Over time, my creativity expanded and matured to some degree. My teachers noticed my enthusiasm during English and Literature sessions. It was at this time that I began to think beyond pretty women in high heels and cartoons. At college, I was to take up English and Literature in English as my majors. That is the time when I learnt the fundamental difference between the two subjects. I was then able to progress my understanding of the story writing. The difference between writing a story, an article and a blog. One of my tutors said I could further develop my writing skills if it was something I wanted to do, in future, after having noticed my enthusiasm as well. I thought the idea of me wanting to pursue a career in writing absurd and something not within my grasp, so I shrugged the suggestion off. I had other plans for my future. I was going to become a teacher. In my mind, there was nothing better than being a teacher. Little did I know that years later, I would find myself so hungry and craving to write. To learn more about the craft. To put my words out there in whatever way I could.

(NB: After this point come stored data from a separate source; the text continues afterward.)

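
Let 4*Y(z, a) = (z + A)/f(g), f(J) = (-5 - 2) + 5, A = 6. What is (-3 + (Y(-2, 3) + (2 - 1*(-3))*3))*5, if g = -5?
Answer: 115/2 ≈ 57.500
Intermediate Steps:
f(J) = -2 (f(J) = -7 + 5 = -2)
Y(z, a) = -¾ - z/8 (Y(z, a) = ((z + 6)/(-2))/4 = ((6 + z)*(-½))/4 = (-3 - z/2)/4 = -¾ - z/8)
(-3 + (Y(-2, 3) + (2 - 1*(-3))*3))*5 = (-3 + ((-¾ - ⅛*(-2)) + (2 - 1*(-3))*3))*5 = (-3 + ((-¾ + ¼) + (2 + 3)*3))*5 = (-3 + (-½ + 5*3))*5 = (-3 + (-½ + 15))*5 = (-3 + 29/2)*5 = (23/2)*5 = 115/2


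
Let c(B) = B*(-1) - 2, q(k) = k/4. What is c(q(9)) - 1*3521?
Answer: -14101/4 ≈ -3525.3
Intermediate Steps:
q(k) = k/4 (q(k) = k*(¼) = k/4)
c(B) = -2 - B (c(B) = -B - 2 = -2 - B)
c(q(9)) - 1*3521 = (-2 - 9/4) - 1*3521 = (-2 - 1*9/4) - 3521 = (-2 - 9/4) - 3521 = -17/4 - 3521 = -14101/4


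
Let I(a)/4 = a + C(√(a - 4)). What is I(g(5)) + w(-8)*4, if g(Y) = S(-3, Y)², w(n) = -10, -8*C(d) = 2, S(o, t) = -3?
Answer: -5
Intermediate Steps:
C(d) = -¼ (C(d) = -⅛*2 = -¼)
g(Y) = 9 (g(Y) = (-3)² = 9)
I(a) = -1 + 4*a (I(a) = 4*(a - ¼) = 4*(-¼ + a) = -1 + 4*a)
I(g(5)) + w(-8)*4 = (-1 + 4*9) - 10*4 = (-1 + 36) - 40 = 35 - 40 = -5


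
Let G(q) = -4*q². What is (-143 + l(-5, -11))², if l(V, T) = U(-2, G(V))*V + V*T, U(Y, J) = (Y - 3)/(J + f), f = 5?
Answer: 2812329/361 ≈ 7790.4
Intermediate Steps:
U(Y, J) = (-3 + Y)/(5 + J) (U(Y, J) = (Y - 3)/(J + 5) = (-3 + Y)/(5 + J))
l(V, T) = T*V - 5*V/(5 - 4*V²) (l(V, T) = ((-3 - 2)/(5 - 4*V²))*V + V*T = (-5/(5 - 4*V²))*V + T*V = -5*V/(5 - 4*V²) + T*V = T*V - 5*V/(5 - 4*V²))
(-143 + l(-5, -11))² = (-143 - 5*(5 - 11*(-5 + 4*(-5)²))/(-5 + 4*(-5)²))² = (-143 - 5*(5 - 11*(-5 + 4*25))/(-5 + 4*25))² = (-143 - 5*(5 - 11*(-5 + 100))/(-5 + 100))² = (-143 - 5*(5 - 11*95)/95)² = (-143 - 5*1/95*(5 - 1045))² = (-143 - 5*1/95*(-1040))² = (-143 + 1040/19)² = (-1677/19)² = 2812329/361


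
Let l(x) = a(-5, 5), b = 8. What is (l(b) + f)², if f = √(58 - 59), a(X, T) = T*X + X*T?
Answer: (50 - I)² ≈ 2499.0 - 100.0*I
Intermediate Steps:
a(X, T) = 2*T*X (a(X, T) = T*X + T*X = 2*T*X)
f = I (f = √(-1) = I ≈ 1.0*I)
l(x) = -50 (l(x) = 2*5*(-5) = -50)
(l(b) + f)² = (-50 + I)²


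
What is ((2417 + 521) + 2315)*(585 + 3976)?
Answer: 23958933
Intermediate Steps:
((2417 + 521) + 2315)*(585 + 3976) = (2938 + 2315)*4561 = 5253*4561 = 23958933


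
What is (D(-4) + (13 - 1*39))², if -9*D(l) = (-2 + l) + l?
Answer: 50176/81 ≈ 619.46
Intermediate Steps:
D(l) = 2/9 - 2*l/9 (D(l) = -((-2 + l) + l)/9 = -(-2 + 2*l)/9 = 2/9 - 2*l/9)
(D(-4) + (13 - 1*39))² = ((2/9 - 2/9*(-4)) + (13 - 1*39))² = ((2/9 + 8/9) + (13 - 39))² = (10/9 - 26)² = (-224/9)² = 50176/81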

Having said all that, the real push came following the death of my husband. You can find out more about that here Part of the story is that one day, as I was in the middle of talking to my daughter about some of the experiences I had gone through, she turned around and said to me ‘Mum I think you should write a book about this.’ That was when it dawned on me. I felt inspired and moved. And that night, after I had tucked her into bed, I sat down in front of the computer and began the first chapter of ‘A Life Steered’. I wrote. I wrote. And I wrote. I poured my heart out and cried as I did so. By the time I went to bed sometime during the wee hours of the morning, I felt both light and emotionally exhausted. I had just experienced my first cathartic experience. As I continued to write during the days that followed, I discovered that with each paragraph, page and chapter, my load lessened. I found forgiveness. I found myself.

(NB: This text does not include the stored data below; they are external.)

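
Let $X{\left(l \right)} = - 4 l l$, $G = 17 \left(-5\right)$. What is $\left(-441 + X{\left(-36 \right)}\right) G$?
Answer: $478125$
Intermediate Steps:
$G = -85$
$X{\left(l \right)} = - 4 l^{2}$
$\left(-441 + X{\left(-36 \right)}\right) G = \left(-441 - 4 \left(-36\right)^{2}\right) \left(-85\right) = \left(-441 - 5184\right) \left(-85\right) = \left(-5625\right) \left(-85\right) = 478125$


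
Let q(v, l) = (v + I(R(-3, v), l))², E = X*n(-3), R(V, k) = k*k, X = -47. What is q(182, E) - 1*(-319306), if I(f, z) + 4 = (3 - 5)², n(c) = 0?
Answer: 352430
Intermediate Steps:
R(V, k) = k²
I(f, z) = 0 (I(f, z) = -4 + (3 - 5)² = -4 + (-2)² = -4 + 4 = 0)
E = 0 (E = -47*0 = 0)
q(v, l) = v² (q(v, l) = (v + 0)² = v²)
q(182, E) - 1*(-319306) = 182² - 1*(-319306) = 33124 + 319306 = 352430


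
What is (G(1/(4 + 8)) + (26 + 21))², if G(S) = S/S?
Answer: 2304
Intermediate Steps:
G(S) = 1
(G(1/(4 + 8)) + (26 + 21))² = (1 + (26 + 21))² = (1 + 47)² = 48² = 2304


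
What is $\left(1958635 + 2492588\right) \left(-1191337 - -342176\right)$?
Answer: $-3779804973903$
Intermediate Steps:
$\left(1958635 + 2492588\right) \left(-1191337 - -342176\right) = 4451223 \left(-1191337 + 342176\right) = 4451223 \left(-849161\right) = -3779804973903$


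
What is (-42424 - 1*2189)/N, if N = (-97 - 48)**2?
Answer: -44613/21025 ≈ -2.1219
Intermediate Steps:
N = 21025 (N = (-145)**2 = 21025)
(-42424 - 1*2189)/N = (-42424 - 1*2189)/21025 = (-42424 - 2189)*(1/21025) = -44613*1/21025 = -44613/21025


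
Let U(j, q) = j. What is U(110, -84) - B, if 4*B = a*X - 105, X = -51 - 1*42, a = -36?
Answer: -2803/4 ≈ -700.75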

There was a time during the process of writing my book when I felt completion was going to be a futile attempt. I didn’t believe I could write a whole novel and finish it, let alone publish it. But, I am fortunate enough to have supportive friends who knew just what to say to egg me on. The day I finished writing the last chapter was the day I felt a great sense of relief. I felt free and proud. I gave the manuscript to my brother to read. When he read it, he shed tears. When that happened, I knew I had done a marvellous job. A Life Steered was purely a labour of love. For myself and my daughter. I needed to let go of the pain and anger for both our sakes and I am glad I did. I was also able to discover qualities about myself which I didn’t know I had, one of which is resilience. I also discovered I was going to carry on writing. In what capacity, I didn’t care.

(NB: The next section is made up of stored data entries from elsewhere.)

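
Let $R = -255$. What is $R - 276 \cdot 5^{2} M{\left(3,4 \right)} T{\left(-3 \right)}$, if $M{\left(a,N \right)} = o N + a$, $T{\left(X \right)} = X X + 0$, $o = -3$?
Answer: $558645$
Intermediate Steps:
$T{\left(X \right)} = X^{2}$ ($T{\left(X \right)} = X^{2} + 0 = X^{2}$)
$M{\left(a,N \right)} = a - 3 N$ ($M{\left(a,N \right)} = - 3 N + a = a - 3 N$)
$R - 276 \cdot 5^{2} M{\left(3,4 \right)} T{\left(-3 \right)} = -255 - 276 \cdot 5^{2} \left(3 - 12\right) \left(-3\right)^{2} = -255 - 276 \cdot 25 \left(3 - 12\right) 9 = -255 - 276 \cdot 25 \left(-9\right) 9 = -255 - 276 \left(\left(-225\right) 9\right) = -255 - -558900 = -255 + 558900 = 558645$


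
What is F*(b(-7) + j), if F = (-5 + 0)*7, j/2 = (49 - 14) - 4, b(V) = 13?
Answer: -2625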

I am still growing and developing my writing skills. A year after I had published my novel, I started blogging. Posting my thoughts here and there. I didn’t feel encouraged at first. But as I began to experience some hits and to receive some comments, I felt moved and encouraged. I spread my wings and succeeded in having a few articles published in by my local newspaper. Now, the feedback I got from the man who was generous enough to read my work encouraged me a great deal. I began to attend writers’ conferences and seminars where they teach us about the craft. I read books more now because you cannot be a better writer if you do not read others. I note that there are rules plastered everywhere about the formula of success in the writing industry. But one thing I’ve realised is that in order for you to become a good writer, your motivation must first come from within for it is so easy to want to give up.

Writing is a lonely task and at times alien to most people. But you cannot let that sway and discourage you. Not that you need that many external forces to do that. Your own inner demons do a very good job at that. But I reckon it all boils down to your motivation and goals as a writer. I write because it gives me pleasure and distracts me from pain at times. Instead of bottling negative emotions, I can release them through writing. You may not always get to read all that I write because there are times when what I write is for my personal benefit. Of course, it would be wonderful if we could all become millionaires through writing, but we all know there are a handful of J.K. Rowlings out there? Realising that time, patience and persistence help. You’ve got to carry on doing what you love regardless. Keep chasing purpose and who knows, one day the stars may align for you. So, whilst I wait for the heavens to smile upon me, I am going to carry on doing what I love. And that is to write!